A cursory inspection of a relief map of Corsica is enough to understand why the French call the island une montagne dans la mer. One vast granite mountain range runs from the northwest of the island to the southeast, dominating over two thirds of Corsica’s territory. A secondary group of peaks occupies the northeastern extremity. The highest mountain, Monte Cinto, rises to an impressive 2,710m, and there are at least another 20 peaks that break the 2,000m barrier.
Crossing Corsica’s interior has never been easy, and only in the 19th century was an actual road built to connect Bastia in the northeast to Ajaccio in the southwest. Before that, it was only possible to travel on horseback, by mule or on foot. Rarely did the twain of east and west meet and still today there are islanders who live en deçà des monts (literally “on this side of the mountains”, signifying the east) that have never been au delà des monts (“on the other side of the mountains”, or the west), and vice versa. Four roads now traverse the interior of Corsica, offering spectacular scenery and a great driving experience. They are not for people in a hurry, however, and the most direct route (150km) between the two aforementioned cities takes nearly three hours.
Sparsely populated mountain villages speckle the interior but there are also vast uninhabited spaces where chestnut and pine forests proliferate (approximately 20% of Corsica’s territory is forested) and spectacular granite peaks carve out jagged silhouettes in the sky.
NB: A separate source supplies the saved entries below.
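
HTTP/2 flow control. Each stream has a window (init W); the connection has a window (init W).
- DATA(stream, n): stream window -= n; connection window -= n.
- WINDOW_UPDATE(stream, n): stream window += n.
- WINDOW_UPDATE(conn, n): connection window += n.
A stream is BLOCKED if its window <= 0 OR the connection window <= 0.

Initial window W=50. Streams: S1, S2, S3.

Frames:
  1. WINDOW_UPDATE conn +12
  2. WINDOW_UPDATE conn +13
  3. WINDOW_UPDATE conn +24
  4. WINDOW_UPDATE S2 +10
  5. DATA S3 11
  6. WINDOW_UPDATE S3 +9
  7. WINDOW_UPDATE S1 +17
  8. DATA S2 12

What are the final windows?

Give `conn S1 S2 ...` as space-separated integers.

Answer: 76 67 48 48

Derivation:
Op 1: conn=62 S1=50 S2=50 S3=50 blocked=[]
Op 2: conn=75 S1=50 S2=50 S3=50 blocked=[]
Op 3: conn=99 S1=50 S2=50 S3=50 blocked=[]
Op 4: conn=99 S1=50 S2=60 S3=50 blocked=[]
Op 5: conn=88 S1=50 S2=60 S3=39 blocked=[]
Op 6: conn=88 S1=50 S2=60 S3=48 blocked=[]
Op 7: conn=88 S1=67 S2=60 S3=48 blocked=[]
Op 8: conn=76 S1=67 S2=48 S3=48 blocked=[]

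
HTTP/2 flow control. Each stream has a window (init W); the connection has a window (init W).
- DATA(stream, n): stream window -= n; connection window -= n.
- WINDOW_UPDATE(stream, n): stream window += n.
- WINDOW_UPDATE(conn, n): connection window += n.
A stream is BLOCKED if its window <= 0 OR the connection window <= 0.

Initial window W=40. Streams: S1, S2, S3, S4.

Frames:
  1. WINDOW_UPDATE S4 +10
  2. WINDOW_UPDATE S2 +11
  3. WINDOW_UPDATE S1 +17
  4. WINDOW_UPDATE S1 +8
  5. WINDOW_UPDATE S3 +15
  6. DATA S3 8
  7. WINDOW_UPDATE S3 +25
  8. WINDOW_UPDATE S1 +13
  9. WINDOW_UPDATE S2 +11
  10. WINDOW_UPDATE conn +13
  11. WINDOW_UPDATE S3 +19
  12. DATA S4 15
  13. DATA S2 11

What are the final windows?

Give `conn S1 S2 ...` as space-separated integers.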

Rivers, lakes, waterfalls run riot, especially in the winter and spring, providing a life force for numerous species of flora and fauna.
Corsica’s interior is a paradise for nature lovers and sports enthusiasts. For walkers, there is a seemingly unlimited choice of trails, including the famous 180km-long GR20, a tough 15-day hike that wends its way from Calenzana (near Calvi in the northwest) to Conca (just outside Porto Vecchio in the southeast). White water rafting, mountain biking, horseback trekking and wild water swimming are also practiced widely from spring to autumn, while in February and March, skiers take to the slopes of Esa, Ghisoni, Evisa and other centres. A celebration of the sporting bounty offered by Corsica’s mountains – Festimonti - takes place each September in Bocognano. Visitors can take part in guided treks on foot, mountain bike or horseback, or try their hand at mountaineering, canyoning and hang-gliding.
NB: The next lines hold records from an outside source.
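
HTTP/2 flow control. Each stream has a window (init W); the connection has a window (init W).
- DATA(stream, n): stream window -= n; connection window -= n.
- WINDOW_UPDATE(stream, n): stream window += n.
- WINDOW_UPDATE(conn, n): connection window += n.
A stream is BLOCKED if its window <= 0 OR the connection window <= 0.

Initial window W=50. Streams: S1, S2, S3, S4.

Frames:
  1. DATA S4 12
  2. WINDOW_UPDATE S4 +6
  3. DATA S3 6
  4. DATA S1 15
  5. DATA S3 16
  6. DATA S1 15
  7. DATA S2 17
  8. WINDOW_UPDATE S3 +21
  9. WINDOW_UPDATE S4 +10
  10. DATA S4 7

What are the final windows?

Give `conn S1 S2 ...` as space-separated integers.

Answer: -38 20 33 49 47

Derivation:
Op 1: conn=38 S1=50 S2=50 S3=50 S4=38 blocked=[]
Op 2: conn=38 S1=50 S2=50 S3=50 S4=44 blocked=[]
Op 3: conn=32 S1=50 S2=50 S3=44 S4=44 blocked=[]
Op 4: conn=17 S1=35 S2=50 S3=44 S4=44 blocked=[]
Op 5: conn=1 S1=35 S2=50 S3=28 S4=44 blocked=[]
Op 6: conn=-14 S1=20 S2=50 S3=28 S4=44 blocked=[1, 2, 3, 4]
Op 7: conn=-31 S1=20 S2=33 S3=28 S4=44 blocked=[1, 2, 3, 4]
Op 8: conn=-31 S1=20 S2=33 S3=49 S4=44 blocked=[1, 2, 3, 4]
Op 9: conn=-31 S1=20 S2=33 S3=49 S4=54 blocked=[1, 2, 3, 4]
Op 10: conn=-38 S1=20 S2=33 S3=49 S4=47 blocked=[1, 2, 3, 4]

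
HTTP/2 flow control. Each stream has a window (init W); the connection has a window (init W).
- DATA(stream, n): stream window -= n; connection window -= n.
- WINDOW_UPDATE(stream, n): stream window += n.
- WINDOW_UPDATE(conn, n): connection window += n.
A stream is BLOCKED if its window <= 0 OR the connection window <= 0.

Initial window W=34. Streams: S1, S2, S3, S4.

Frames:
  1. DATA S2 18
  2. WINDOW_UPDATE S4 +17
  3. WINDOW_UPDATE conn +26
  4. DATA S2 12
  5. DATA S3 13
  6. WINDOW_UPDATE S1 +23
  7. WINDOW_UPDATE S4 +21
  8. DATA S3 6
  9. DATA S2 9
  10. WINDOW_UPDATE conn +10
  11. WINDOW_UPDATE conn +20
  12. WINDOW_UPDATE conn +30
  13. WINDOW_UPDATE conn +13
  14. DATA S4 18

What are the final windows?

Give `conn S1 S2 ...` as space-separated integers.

Op 1: conn=16 S1=34 S2=16 S3=34 S4=34 blocked=[]
Op 2: conn=16 S1=34 S2=16 S3=34 S4=51 blocked=[]
Op 3: conn=42 S1=34 S2=16 S3=34 S4=51 blocked=[]
Op 4: conn=30 S1=34 S2=4 S3=34 S4=51 blocked=[]
Op 5: conn=17 S1=34 S2=4 S3=21 S4=51 blocked=[]
Op 6: conn=17 S1=57 S2=4 S3=21 S4=51 blocked=[]
Op 7: conn=17 S1=57 S2=4 S3=21 S4=72 blocked=[]
Op 8: conn=11 S1=57 S2=4 S3=15 S4=72 blocked=[]
Op 9: conn=2 S1=57 S2=-5 S3=15 S4=72 blocked=[2]
Op 10: conn=12 S1=57 S2=-5 S3=15 S4=72 blocked=[2]
Op 11: conn=32 S1=57 S2=-5 S3=15 S4=72 blocked=[2]
Op 12: conn=62 S1=57 S2=-5 S3=15 S4=72 blocked=[2]
Op 13: conn=75 S1=57 S2=-5 S3=15 S4=72 blocked=[2]
Op 14: conn=57 S1=57 S2=-5 S3=15 S4=54 blocked=[2]

Answer: 57 57 -5 15 54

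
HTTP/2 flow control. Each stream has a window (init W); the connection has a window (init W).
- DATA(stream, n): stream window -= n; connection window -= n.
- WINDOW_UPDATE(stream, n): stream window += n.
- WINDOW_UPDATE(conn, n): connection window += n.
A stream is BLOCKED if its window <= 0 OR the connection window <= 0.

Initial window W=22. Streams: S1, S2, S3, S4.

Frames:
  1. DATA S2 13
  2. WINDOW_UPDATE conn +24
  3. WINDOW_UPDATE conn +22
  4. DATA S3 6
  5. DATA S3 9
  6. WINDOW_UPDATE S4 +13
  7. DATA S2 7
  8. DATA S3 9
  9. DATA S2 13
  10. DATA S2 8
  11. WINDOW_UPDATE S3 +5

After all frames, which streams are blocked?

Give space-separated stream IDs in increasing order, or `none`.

Answer: S2

Derivation:
Op 1: conn=9 S1=22 S2=9 S3=22 S4=22 blocked=[]
Op 2: conn=33 S1=22 S2=9 S3=22 S4=22 blocked=[]
Op 3: conn=55 S1=22 S2=9 S3=22 S4=22 blocked=[]
Op 4: conn=49 S1=22 S2=9 S3=16 S4=22 blocked=[]
Op 5: conn=40 S1=22 S2=9 S3=7 S4=22 blocked=[]
Op 6: conn=40 S1=22 S2=9 S3=7 S4=35 blocked=[]
Op 7: conn=33 S1=22 S2=2 S3=7 S4=35 blocked=[]
Op 8: conn=24 S1=22 S2=2 S3=-2 S4=35 blocked=[3]
Op 9: conn=11 S1=22 S2=-11 S3=-2 S4=35 blocked=[2, 3]
Op 10: conn=3 S1=22 S2=-19 S3=-2 S4=35 blocked=[2, 3]
Op 11: conn=3 S1=22 S2=-19 S3=3 S4=35 blocked=[2]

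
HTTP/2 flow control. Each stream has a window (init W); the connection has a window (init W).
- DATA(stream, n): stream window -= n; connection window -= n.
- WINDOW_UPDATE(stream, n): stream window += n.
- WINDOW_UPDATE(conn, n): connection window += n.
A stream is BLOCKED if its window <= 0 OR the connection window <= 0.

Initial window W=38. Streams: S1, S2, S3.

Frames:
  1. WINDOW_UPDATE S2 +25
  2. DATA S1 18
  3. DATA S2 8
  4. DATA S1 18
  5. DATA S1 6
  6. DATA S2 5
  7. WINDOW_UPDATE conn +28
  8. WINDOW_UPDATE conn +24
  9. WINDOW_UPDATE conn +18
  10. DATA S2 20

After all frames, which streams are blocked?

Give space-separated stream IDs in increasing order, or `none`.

Op 1: conn=38 S1=38 S2=63 S3=38 blocked=[]
Op 2: conn=20 S1=20 S2=63 S3=38 blocked=[]
Op 3: conn=12 S1=20 S2=55 S3=38 blocked=[]
Op 4: conn=-6 S1=2 S2=55 S3=38 blocked=[1, 2, 3]
Op 5: conn=-12 S1=-4 S2=55 S3=38 blocked=[1, 2, 3]
Op 6: conn=-17 S1=-4 S2=50 S3=38 blocked=[1, 2, 3]
Op 7: conn=11 S1=-4 S2=50 S3=38 blocked=[1]
Op 8: conn=35 S1=-4 S2=50 S3=38 blocked=[1]
Op 9: conn=53 S1=-4 S2=50 S3=38 blocked=[1]
Op 10: conn=33 S1=-4 S2=30 S3=38 blocked=[1]

Answer: S1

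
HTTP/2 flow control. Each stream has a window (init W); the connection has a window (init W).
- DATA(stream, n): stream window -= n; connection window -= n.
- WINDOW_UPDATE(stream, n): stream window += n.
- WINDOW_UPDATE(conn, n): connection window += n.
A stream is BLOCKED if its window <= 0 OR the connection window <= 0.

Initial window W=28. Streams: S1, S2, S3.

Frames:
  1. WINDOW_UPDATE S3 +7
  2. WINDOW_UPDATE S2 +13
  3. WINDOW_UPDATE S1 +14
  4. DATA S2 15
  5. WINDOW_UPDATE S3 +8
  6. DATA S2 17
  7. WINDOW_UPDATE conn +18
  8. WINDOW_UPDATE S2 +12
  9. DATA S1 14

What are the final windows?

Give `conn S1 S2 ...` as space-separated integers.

Op 1: conn=28 S1=28 S2=28 S3=35 blocked=[]
Op 2: conn=28 S1=28 S2=41 S3=35 blocked=[]
Op 3: conn=28 S1=42 S2=41 S3=35 blocked=[]
Op 4: conn=13 S1=42 S2=26 S3=35 blocked=[]
Op 5: conn=13 S1=42 S2=26 S3=43 blocked=[]
Op 6: conn=-4 S1=42 S2=9 S3=43 blocked=[1, 2, 3]
Op 7: conn=14 S1=42 S2=9 S3=43 blocked=[]
Op 8: conn=14 S1=42 S2=21 S3=43 blocked=[]
Op 9: conn=0 S1=28 S2=21 S3=43 blocked=[1, 2, 3]

Answer: 0 28 21 43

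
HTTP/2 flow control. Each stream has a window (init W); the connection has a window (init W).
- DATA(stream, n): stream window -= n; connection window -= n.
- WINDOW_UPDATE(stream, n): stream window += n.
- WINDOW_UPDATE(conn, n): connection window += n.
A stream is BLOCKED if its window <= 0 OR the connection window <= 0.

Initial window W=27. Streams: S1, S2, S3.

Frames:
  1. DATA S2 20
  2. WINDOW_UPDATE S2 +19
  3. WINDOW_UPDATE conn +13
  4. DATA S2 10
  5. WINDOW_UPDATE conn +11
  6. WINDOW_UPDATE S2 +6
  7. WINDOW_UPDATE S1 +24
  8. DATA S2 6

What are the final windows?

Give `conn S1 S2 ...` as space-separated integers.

Answer: 15 51 16 27

Derivation:
Op 1: conn=7 S1=27 S2=7 S3=27 blocked=[]
Op 2: conn=7 S1=27 S2=26 S3=27 blocked=[]
Op 3: conn=20 S1=27 S2=26 S3=27 blocked=[]
Op 4: conn=10 S1=27 S2=16 S3=27 blocked=[]
Op 5: conn=21 S1=27 S2=16 S3=27 blocked=[]
Op 6: conn=21 S1=27 S2=22 S3=27 blocked=[]
Op 7: conn=21 S1=51 S2=22 S3=27 blocked=[]
Op 8: conn=15 S1=51 S2=16 S3=27 blocked=[]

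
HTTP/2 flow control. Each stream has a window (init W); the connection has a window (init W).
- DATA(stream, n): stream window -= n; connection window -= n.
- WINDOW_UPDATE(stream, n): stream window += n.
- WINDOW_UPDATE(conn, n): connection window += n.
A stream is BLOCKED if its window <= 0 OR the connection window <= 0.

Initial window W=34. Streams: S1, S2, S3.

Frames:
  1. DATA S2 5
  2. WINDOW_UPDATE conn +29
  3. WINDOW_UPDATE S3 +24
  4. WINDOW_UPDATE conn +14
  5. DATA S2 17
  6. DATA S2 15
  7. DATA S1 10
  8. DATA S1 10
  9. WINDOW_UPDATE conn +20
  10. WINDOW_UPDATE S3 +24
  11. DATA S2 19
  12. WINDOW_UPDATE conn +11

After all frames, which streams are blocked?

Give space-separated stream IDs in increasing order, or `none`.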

Since time immemorial, the inhabitants of Corsica have headed for the hills to escape danger or to establish new communities. Traces of long-forgotten settlements pepper the interior, and there are numerous archaeological remains to be seen, some of which date back as far as the Neolithic age. Many have no official status or signage, however, so don’t be surprised if you happen on a completely undocumented dolmen during a walk in the middle of nowhere.
Corsica’s hinterland has long been its gastronomic heartland, and many of the island’s most defining food products – including cheese, cured meats, chestnut flour and wine – hail from the interior, as do many of the island's most popular recipes. These traditions are celebrated each year in a series of mountain village festivals, including A Fiera Di U Casgiu (a cheese festival in Venaco at the end of April) and the Foire Du Pratu (a celebration of Corsican recipes, specialities and local produce in Quercitello in August).
Mediterranean islands, even the largest and most diverse ones like Corsica, are often pigeon-holed as beach destinations. Promotional material and websites focus primarily on idyllic white beaches and transparent azure waters, and perhaps this is understandable. But like its neighbours, Sardinia and Sicily, Corsica is so much than just beaches and sea. Its ancient soul, its timeless identity and its beating heart is to be found in the interior. If you wish understand Corsica, you'll have to head inland.